Prospection des ouvrages d’art

Les ouvrages d’art, et en particulier les ponts de toutes tailles enjambant des cours d’eau, sont connus pour héberger des chauves-souris à différentes périodes de l’année. Depuis les travaux de ROLANDEZ et PONT (1986), où plus de 500 ponts de la région Rhône-Alpes ont été inventoriés, puis ceux de MALAFOSSE (1987) et CHAMARAT (1987, 1991,1993) pour le Limousin, jusqu’à la récente publication de LEMAIRE et ARTHUR (1999), où ce sont plus de 1700 ouvrages du Cher qui ont été épluchés, les connaissances sur l’utilisation des ponts français par les chiroptères ont largement progressé ces dernières années.

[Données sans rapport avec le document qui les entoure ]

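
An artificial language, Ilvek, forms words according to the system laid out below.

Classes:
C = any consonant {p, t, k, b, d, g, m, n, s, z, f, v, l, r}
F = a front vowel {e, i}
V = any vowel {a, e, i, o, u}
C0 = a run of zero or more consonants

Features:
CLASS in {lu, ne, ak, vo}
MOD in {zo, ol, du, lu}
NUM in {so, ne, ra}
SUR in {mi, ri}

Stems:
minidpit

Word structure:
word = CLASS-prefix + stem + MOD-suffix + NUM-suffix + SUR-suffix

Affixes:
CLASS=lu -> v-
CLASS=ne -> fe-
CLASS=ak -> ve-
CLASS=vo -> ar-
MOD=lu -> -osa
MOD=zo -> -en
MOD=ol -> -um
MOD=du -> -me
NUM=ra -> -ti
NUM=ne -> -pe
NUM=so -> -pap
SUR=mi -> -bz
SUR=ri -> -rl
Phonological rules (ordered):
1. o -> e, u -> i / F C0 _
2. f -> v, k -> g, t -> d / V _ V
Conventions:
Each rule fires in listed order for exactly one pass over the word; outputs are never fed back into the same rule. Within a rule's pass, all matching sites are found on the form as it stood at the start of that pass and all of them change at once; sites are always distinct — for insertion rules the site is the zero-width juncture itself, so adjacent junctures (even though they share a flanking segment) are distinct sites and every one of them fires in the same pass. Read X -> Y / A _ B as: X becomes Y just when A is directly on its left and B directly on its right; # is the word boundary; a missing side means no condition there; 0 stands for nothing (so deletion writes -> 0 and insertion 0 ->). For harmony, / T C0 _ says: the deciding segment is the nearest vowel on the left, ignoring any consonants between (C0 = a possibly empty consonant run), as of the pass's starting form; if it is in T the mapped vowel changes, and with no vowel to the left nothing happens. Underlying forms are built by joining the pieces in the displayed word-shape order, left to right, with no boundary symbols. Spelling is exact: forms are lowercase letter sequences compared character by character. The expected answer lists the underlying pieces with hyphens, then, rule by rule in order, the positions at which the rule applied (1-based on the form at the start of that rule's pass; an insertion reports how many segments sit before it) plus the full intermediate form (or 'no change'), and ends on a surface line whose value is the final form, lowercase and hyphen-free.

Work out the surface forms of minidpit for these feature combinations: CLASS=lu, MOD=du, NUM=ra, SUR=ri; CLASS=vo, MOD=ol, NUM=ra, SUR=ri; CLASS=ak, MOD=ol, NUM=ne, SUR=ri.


cell CLASS=lu, MOD=du, NUM=ra, SUR=ri:
underlying: v-minidpit-me-ti-rl
1. o -> e, u -> i / F C0 _: no change
2. f -> v, k -> g, t -> d / V _ V: fires at position(s) 12: vminidpitmedirl
surface: vminidpitmedirl

cell CLASS=vo, MOD=ol, NUM=ra, SUR=ri:
underlying: ar-minidpit-um-ti-rl
1. o -> e, u -> i / F C0 _: fires at position(s) 11: arminidpitimtirl
2. f -> v, k -> g, t -> d / V _ V: fires at position(s) 10: arminidpidimtirl
surface: arminidpidimtirl

cell CLASS=ak, MOD=ol, NUM=ne, SUR=ri:
underlying: ve-minidpit-um-pe-rl
1. o -> e, u -> i / F C0 _: fires at position(s) 11: veminidpitimperl
2. f -> v, k -> g, t -> d / V _ V: fires at position(s) 10: veminidpidimperl
surface: veminidpidimperl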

Si la typologie de ces ouvrages est très variable d’une région à l’autre, on connaît assez bien aujourd’hui quelles sont les structures qui sont les plus recherchées par les chiroptères, et quelles sont les espèces les plus fréquemment rencontrées aux différentes saisons. Toutes les études montrent que les ponts sont des sites fréquentés principalement en période de transit par de petits effectifs appartenant à une grande diversité d’espèces, mais qu’ils peuvent aussi être utilisés en période de reproduction par quelques espèces (Murin de Daubenton, Murin de Natterer), et plus rarement en hiver s’ils ont de grandes cavités (caissons des ponts en béton). La prospection de ces structures a toujours un apport significatif dans l’évaluation des populations locales de chiroptères ; ainsi, pour le Cher, ARTHUR et LEMAIRE signalent que plus de 10% de la population de ce département a été découverte sous les ponts.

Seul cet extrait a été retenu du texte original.